= British Safety Industry Federation =

British trade association

The British Safety Industry Federation (BSIF) is the UK's leading trade body within the safety industry. As of 2024 it has some 400 members including manufacturers, distributors, test houses, certification bodies, safety professionals and service providers. Its CEO is Andy Murray.
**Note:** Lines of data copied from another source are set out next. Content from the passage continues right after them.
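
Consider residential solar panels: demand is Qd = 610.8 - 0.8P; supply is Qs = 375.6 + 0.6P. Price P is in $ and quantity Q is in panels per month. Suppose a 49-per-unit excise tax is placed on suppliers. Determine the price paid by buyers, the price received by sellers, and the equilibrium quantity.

The tax drives a wedge P_b - P_s = 49. Substituting P_s = P_b - 49 into supply: Qs = 346.2 + 0.6P_b.
Market clearing requires 610.8 - 0.8P_b = 346.2 + 0.6P_b; hence 264.6 = 1.4P_b and P_b = 189.
Then P_s = 189 - 49 = 140 and Q = 610.8 - 0.8(189) = 459.6.

P_b = 189, P_s = 140, Q = 459.6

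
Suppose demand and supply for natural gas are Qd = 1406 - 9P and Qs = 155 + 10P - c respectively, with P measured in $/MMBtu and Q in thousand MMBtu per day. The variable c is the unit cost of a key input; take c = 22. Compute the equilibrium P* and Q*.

P* = 67, Q* = 803

With c = 22, supply is Qs = 133 + 10P.
Equating demand and supply, 1406 - 9P = 133 + 10P gives 19P = 1273, so P* = 67.
Plugging P* into demand: Q* = 1406 - 9(67) = 803.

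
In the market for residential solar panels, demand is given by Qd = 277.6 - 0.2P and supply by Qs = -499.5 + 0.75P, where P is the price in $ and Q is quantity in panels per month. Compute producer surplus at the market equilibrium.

At equilibrium Qd = Qs, so 277.6 - 0.2P = -499.5 + 0.75P; collecting terms, 777.1 = 0.95P and P* = 818.
Substitute back: Q* = 277.6 - 0.2(818) = 114.
Supply choke price (Qs = 0): P = 666. Producer surplus = ½ × (818 - 666) × 114 = 8664.

Producer surplus = 8664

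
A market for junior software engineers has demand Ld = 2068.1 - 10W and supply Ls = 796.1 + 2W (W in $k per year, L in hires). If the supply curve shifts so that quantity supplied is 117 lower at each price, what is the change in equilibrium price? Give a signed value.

ΔW = 9.75

Equating demand and supply, 2068.1 - 10W = 796.1 + 2W gives 12W = 1272, so W* = 106.
From the demand curve, L* = 2068.1 - 10(106) = 1008.1.
After the shift, supply is Ls = 679.1 + 2W.
Re-solving, 12W = 1389 gives W = 115.75 and L = 910.6.
ΔW = 115.75 - 106 = 9.75.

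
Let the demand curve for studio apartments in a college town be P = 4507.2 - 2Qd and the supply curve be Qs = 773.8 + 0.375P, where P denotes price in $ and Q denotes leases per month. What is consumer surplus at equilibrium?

Consumer surplus = 1982464

In direct form, Qd = 2253.6 - 0.5P.
At equilibrium Qd = Qs, so 2253.6 - 0.5P = 773.8 + 0.375P; collecting terms, 1479.8 = 0.875P and P* = 1691.2.
Then Q* = 2253.6 - 0.5(1691.2) = 1408.
Demand choke price (Qd = 0): P = 2253.6/0.5 = 4507.2. Consumer surplus = ½ × (4507.2 - 1691.2) × 1408 = 1982464.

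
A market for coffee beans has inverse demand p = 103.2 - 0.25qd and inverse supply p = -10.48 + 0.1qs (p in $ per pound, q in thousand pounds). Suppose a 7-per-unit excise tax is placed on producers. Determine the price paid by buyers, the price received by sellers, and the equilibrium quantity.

Inverting to quantity form: qd = 412.8 - 4p and qs = 104.8 + 10p.
With a tax of 7 on producers, they supply based on the net price p_s = p_b - 7, so qs = 34.8 + 10p_b.
Equate demand and the shifted supply: 412.8 - 4p_b = 34.8 + 10p_b, giving 14p_b = 378, so p_b = 27.
Then p_s = 27 - 7 = 20 and q = 412.8 - 4(27) = 304.8.

p_b = 27, p_s = 20, q = 304.8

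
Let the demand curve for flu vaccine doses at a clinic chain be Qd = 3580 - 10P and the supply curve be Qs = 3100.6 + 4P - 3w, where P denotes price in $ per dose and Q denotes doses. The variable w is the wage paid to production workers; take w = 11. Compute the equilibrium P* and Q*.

With w = 11, supply is Qs = 3067.6 + 4P.
Set Qd = Qs: 3580 - 10P = 3067.6 + 4P, so 512.4 = 14P and P* = 36.6.
From the demand curve, Q* = 3580 - 10(36.6) = 3214.

P* = 36.6, Q* = 3214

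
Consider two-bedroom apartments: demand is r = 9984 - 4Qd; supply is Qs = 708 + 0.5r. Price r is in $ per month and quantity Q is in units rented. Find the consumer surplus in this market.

Consumer surplus = 7220000

In direct form, Qd = 2496 - 0.25r.
Set Qd = Qs: 2496 - 0.25r = 708 + 0.5r, so 1788 = 0.75r and r* = 2384.
Substitute back: Q* = 2496 - 0.25(2384) = 1900.
Demand choke price (Qd = 0): r = 2496/0.25 = 9984. Consumer surplus = ½ × (9984 - 2384) × 1900 = 7220000.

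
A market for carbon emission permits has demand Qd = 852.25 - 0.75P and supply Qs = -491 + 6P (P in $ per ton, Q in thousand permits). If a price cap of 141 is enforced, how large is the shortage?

With P fixed at 141, quantity demanded is 746.5 and quantity supplied is 355.
Shortage = Qd - Qs = 746.5 - 355 = 391.5.

Shortage = 391.5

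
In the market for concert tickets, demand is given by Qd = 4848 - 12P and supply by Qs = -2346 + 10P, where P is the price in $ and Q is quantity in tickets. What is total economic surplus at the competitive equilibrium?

Total surplus = 78262.8

Set Qd = Qs: 4848 - 12P = -2346 + 10P, so 7194 = 22P and P* = 327.
Plugging P* into demand: Q* = 4848 - 12(327) = 924.
Demand choke price = 404; supply choke price = 234.6. CS = ½(404 - 327)(924) = 35574; PS = ½(327 - 234.6)(924) = 42688.8. Total surplus = 78262.8.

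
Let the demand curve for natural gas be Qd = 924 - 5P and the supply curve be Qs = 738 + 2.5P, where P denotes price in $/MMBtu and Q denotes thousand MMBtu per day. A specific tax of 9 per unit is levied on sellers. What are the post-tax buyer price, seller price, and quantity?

With a tax of 9 on sellers, they supply based on the net price P_s = P_b - 9, so Qs = 715.5 + 2.5P_b.
Market clearing requires 924 - 5P_b = 715.5 + 2.5P_b; hence 208.5 = 7.5P_b and P_b = 27.8.
Then P_s = 27.8 - 9 = 18.8 and Q = 924 - 5(27.8) = 785.

P_b = 27.8, P_s = 18.8, Q = 785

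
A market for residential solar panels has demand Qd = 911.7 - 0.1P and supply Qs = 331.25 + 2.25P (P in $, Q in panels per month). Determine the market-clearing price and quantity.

P* = 247, Q* = 887

The market clears where 911.7 - 0.1P = 331.25 + 2.25P. Rearranging, 2.35P = 580.45, hence P* = 247.
From the demand curve, Q* = 911.7 - 0.1(247) = 887.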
The BSIF is a federation of seven independent trade associations:
- The BSIF Association of Safety Professionals
- The BSIF Safety Distributor Association
- The BSIF Environmental Safety Association
- The BSIF Occupational Health Association
- The BSIF Personal Safety Manufacturers Association [PSMA]
- The BSIF Test and Certification Association
- The BSIF Trade Body Forum

Its aim is to provide support and guidance on a wide range of occupational safety issues. The BSIF has active links with many government departments and over 130 representative trade bodies. It was a co-founder in 2012 of the Occupational Safety and Health Consultants Register, along with other bodies including the British Safety Council and the Health and Safety Executive.

The BSIF is the lead association for the Personal Protective Equipment (PPE) Directive and it is recognised as a Competent Authority by the Health and Safety Executive (HSE). After a member survey in 2024 revealed worn-out, substandard, and inadequate PPE, it called for renewed attention to PPE quality and planned to launch a PPE Saves Lives campaign in 2025.